Cada día ese señor que odia, y que tuitea su odio, que pide guerreros digitales cuando el Ecuador lo que necesita es simple buenos vecinos y empáticos seres humanos, se va convirtiendo más en carne de pretérito. Sus músculos políticos se debilitan, la piel se le está pegando en los huesos y tiene frío. Sabe que ya no es presente. Sabe que muy pronto su tiempo al frente de todo —que fue un época de cambios abruptos, de avances que disfrazaban atropellos, como tantas veces lo vio el mundo ya— será reseñado como un tiempo de convulsión y pocas victorias, todas materiales y reversibles. Pronto se dará cuenta que no hizo un solo cambio trascendental: permitió que las mujeres sigan muriendo en tugurios clandestinos por no legalizar el aborto, perpetuó la inferioridad legal de las personas por su orientación sexual y, aunque al principio quiso aliviar la carga de los microtraficantes de drogas al final los persiguió como si no supiese que esa persecución jamás acabará con la violencia del narcotráfico, sino que terminará con más gente pobre, con la última hebra del extremo más débil de esa cuerda narcótica. Pronto sabrá que no fue el viejo luchador que quiso emular, sino que más bien pasará a la historia como un santo del patíbulo más.

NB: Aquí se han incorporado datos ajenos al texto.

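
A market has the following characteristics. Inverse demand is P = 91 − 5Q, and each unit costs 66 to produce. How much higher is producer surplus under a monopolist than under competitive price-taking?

Under competition P = MC = 66, so Q = (91 − 66)/5 = 5.
PS = (66 − 66)·5 = 0.
Monopoly sets MR = MC: 91 − 10Q = 66 ⇒ Q = 2.5, P = 91 − 5·2.5 = 78.5.
PS = (78.5 − 66)·2.5 = 31.25.
Change in producer surplus: 31.25 − 0 = 31.25.

Producer surplus rises by 31.25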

Por eso es vital dejarlo gritar como quien deja gritar a un niño malcriado en medio de una plaza para que se canse. Muy pronto le sucederá lo que al uranio con el paso del tiempo: se hará plomo, que es la forma material del olvido. La diferencia es que al uranio le toma una eternidad, y a él le ha pasado en pocos días. Cada vez su marca es menos evidente. Cada vez está más cerca su partida. El 30 de junio se irá a un reino lejano, desde donde seguirá intentando llegar al presente al que ya no pertenece. Su mayor frustración es que su época no es tan lejana pero se ve tan distante, tan anacrónica, tan de otro tiempo que no fue mejor, y que la tenue luz que alguna vez irradió está por extinguirse, para bien de todos, muggles y magos, moros y cristianos, tirios y troyanos. Así que hagamos ese compromiso, y recitemos uno de los conjuros más poderosos que existen: el de prescindir por completo de aquellos que se creen indispensables, el de minimizar a aquellos con complejos de grandeza, con la demoledora magia del silencio.